Laurent Faret, géographe
Dans le contexte actuel des migrations centraméricaines vers l’Amérique du Nord, la possibilité de construire des relations d’échanges transnationales est très largement contrainte par les limites à la circulation, sous l’effet de politiques migratoires et de contrôle des mobilités de plus en plus prégnantes.
Si les migrations mexicaines vers les États-Unis ont pu bénéficier de conditions favorables, il y a plusieurs décennies, pour développer des dispositifs transnationaux, les populations centraméricaines aujourd’hui en migration vers le Nord rencontrent plus de difficultés. Cette mise en perspective fait surgir les limites à la construction du transnational, interrogeant la condition des régimes migratoires contemporains et le devenir des formes et modalités de l’échange en situation migratoire.
Un savoir-faire transnational établi par les communautés mexicaines
Les communautés mexicaines installées aux États-Unis entretiennent des relations solides avec leurs lieux d’origine, en particulier dans le centre-ouest du Mexique.

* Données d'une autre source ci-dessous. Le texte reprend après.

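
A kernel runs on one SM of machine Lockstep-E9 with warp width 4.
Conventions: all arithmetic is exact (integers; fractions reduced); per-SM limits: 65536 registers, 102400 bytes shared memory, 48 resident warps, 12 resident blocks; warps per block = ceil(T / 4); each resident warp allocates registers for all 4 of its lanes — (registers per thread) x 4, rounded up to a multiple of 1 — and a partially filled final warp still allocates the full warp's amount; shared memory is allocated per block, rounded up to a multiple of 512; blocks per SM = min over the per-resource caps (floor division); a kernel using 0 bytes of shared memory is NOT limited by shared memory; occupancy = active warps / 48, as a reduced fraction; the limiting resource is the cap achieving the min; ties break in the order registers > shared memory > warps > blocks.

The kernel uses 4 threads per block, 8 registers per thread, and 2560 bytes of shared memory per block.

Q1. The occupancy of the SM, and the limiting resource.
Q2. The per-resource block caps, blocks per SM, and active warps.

Answer: occupancy 1/4, limited by blocks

registers: 2048 blocks
shared memory: 40 blocks
warps: 48 blocks
blocks: 12 blocks

Answer: 12 blocks, 12 active warps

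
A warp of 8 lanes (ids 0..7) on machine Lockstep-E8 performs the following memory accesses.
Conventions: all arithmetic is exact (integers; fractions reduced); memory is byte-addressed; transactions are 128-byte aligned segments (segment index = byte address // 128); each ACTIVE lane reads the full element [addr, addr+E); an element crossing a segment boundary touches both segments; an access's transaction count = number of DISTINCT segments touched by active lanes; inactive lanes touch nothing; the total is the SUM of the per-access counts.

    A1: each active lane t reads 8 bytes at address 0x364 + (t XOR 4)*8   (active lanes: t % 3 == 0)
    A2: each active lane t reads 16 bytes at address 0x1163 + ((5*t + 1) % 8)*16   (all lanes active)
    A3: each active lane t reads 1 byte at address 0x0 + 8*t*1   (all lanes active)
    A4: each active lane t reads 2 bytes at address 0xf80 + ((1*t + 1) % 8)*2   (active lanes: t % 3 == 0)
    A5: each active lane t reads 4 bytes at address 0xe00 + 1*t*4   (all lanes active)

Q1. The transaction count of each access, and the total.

A1: 2 transactions
A2: 2 transactions
A3: 1 transaction
A4: 1 transaction
A5: 1 transaction

Answer: 2,2,1,1,1; total 7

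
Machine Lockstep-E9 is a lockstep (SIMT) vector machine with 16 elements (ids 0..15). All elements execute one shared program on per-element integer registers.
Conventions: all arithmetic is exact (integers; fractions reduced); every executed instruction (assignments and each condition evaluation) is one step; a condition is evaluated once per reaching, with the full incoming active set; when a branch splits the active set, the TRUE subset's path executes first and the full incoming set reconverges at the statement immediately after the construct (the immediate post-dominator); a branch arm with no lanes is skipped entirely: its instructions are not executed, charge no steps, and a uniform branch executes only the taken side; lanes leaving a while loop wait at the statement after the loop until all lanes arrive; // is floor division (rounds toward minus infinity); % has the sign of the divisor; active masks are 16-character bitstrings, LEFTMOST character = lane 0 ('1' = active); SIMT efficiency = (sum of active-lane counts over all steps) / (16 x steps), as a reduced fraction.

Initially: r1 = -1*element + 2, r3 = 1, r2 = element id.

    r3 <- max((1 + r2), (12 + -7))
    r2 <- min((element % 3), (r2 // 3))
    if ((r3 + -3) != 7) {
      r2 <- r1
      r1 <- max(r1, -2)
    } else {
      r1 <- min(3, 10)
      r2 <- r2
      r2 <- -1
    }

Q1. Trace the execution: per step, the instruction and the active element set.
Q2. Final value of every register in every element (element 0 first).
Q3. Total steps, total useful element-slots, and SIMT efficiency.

step 0: r3 <- max((1 + r2), (12 + -7)) 1111111111111111
step 1: r2 <- min((element % 3), (r2 // 3)) 1111111111111111
step 2: eval ((r3 + -3) != 7)        1111111111111111
step 3: r2 <- r1                     1111111110111111
step 4: r1 <- max(r1, -2)            1111111110111111
step 5: r1 <- min(3, 10)             0000000001000000
step 6: r2 <- r2                     0000000001000000
step 7: r2 <- -1                     0000000001000000

Answer: 8 steps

r1: 2,1,0,-1,-2,-2,-2,-2,-2,3,-2,-2,-2,-2,-2,-2
r3: 5,5,5,5,5,6,7,8,9,10,11,12,13,14,15,16
r2: 2,1,0,-1,-2,-3,-4,-5,-6,-1,-8,-9,-10,-11,-12,-13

steps = 8; useful = 81; efficiency = 81/128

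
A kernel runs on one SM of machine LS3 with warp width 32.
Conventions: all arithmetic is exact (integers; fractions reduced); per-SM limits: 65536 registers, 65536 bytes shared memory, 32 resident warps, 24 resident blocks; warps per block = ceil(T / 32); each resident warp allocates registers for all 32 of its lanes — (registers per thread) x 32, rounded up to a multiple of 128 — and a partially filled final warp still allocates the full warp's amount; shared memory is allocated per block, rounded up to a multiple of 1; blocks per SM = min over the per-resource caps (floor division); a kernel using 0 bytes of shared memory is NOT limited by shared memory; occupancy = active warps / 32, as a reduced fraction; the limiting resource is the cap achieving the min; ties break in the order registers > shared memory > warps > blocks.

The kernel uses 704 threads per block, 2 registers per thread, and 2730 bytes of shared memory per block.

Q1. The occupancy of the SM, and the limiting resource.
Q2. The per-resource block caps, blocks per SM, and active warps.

Answer: occupancy 11/16, limited by warps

registers: 23 blocks
shared memory: 24 blocks
warps: 1 block
blocks: 24 blocks

Answer: 1 block, 22 active warps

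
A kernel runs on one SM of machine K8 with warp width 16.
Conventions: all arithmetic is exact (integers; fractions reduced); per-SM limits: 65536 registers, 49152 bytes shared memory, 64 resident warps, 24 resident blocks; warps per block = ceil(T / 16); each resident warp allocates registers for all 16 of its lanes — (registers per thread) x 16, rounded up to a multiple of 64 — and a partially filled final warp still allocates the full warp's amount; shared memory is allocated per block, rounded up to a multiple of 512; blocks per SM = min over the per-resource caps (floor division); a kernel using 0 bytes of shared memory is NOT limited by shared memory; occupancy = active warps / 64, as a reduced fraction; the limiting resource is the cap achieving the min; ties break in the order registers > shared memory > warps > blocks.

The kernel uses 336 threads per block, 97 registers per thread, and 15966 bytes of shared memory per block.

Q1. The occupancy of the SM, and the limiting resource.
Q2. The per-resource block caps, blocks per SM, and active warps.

Answer: occupancy 21/64, limited by registers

registers: 1 block
shared memory: 3 blocks
warps: 3 blocks
blocks: 24 blocks

Answer: 1 block, 21 active warps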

Cette solidité s’est construite à travers la construction progressive de formes de mise en relation intenses, incluant circulation des personnes, des biens, de l’information et de l’argent au sein d’espaces migratoires structurés. De façon générale, si ces dispositifs transnationaux perdurent et se renouvellent, c’est grâce au développement d’un savoir-faire de la circulation, qui articule expériences individuelles et collectives de la mobilité et de l’échange. Le maintien du lien tient aussi à la confiance dans un certain nombre d’opérateurs (formels ou informels).
Qu’il s’agisse de groupes organisés pour la préparation d’évènements binationaux, de micro-compagnies de transport ou de convoiement de fonds, de mise en place de projets sociaux dans le lieu d’origine, les dynamiques sociales du transnationalisme se sont développées en réseau structuré par toutes formes de mobilités et de circulations, réduisant les distances. Ces systèmes transnationaux de la circulation ont aussi permis à plusieurs générations de migrants internationaux d’évoluer ou de s’établir de part-et-d’autre de l’espace migratoire, malgré les contraintes politiques ou normatives des États.
Devenir d’un espace transnational contraint : l’expérience des migrants centraméricains
Aujourd’hui, la situation des populations migrantes centraméricaines pose la question de la construction et de la mobilisation de dispositifs transnationaux sous de nouvelles formes. Comme le montre cette carte[1]Parue dans Hérodote, n°4–171 en 2018, l’espace frontière est dorénavant un pays entier : le Mexique. L’externalisation de la politique migratoire étatsunienne et les intérêts géopolitiques du Mexique ont conduit à la construction d’un espace de contrôle étendu, générant lieux de blocage, d’attente et de reconfiguration des trajectoires migratoires devenues très incertaines, dans un contexte général où la violence fait partie d’un panorama quotidien préoccupant.
La mobilisation de ressources transnationales permises par les logiques de réseaux préexistants y est complexe. Si les communautés centraméricaines basées aux États-Unis depuis les années 1990 peuvent jouer un rôle, celui-ci reste modeste. Cela tient non seulement au fait que les populations en mouvement présentent des caractéristiques différentes et sont peu liées aux migrants de ces périodes-là. Mais c’est aussi et surtout que l’enjeu est tout autre. Il s’agit de créer les conditions du franchissement d’un espace du risque, de couvrir les besoins liés à des situations de vulnérabilité qui s’étendent dans le temps comme dans l’espace.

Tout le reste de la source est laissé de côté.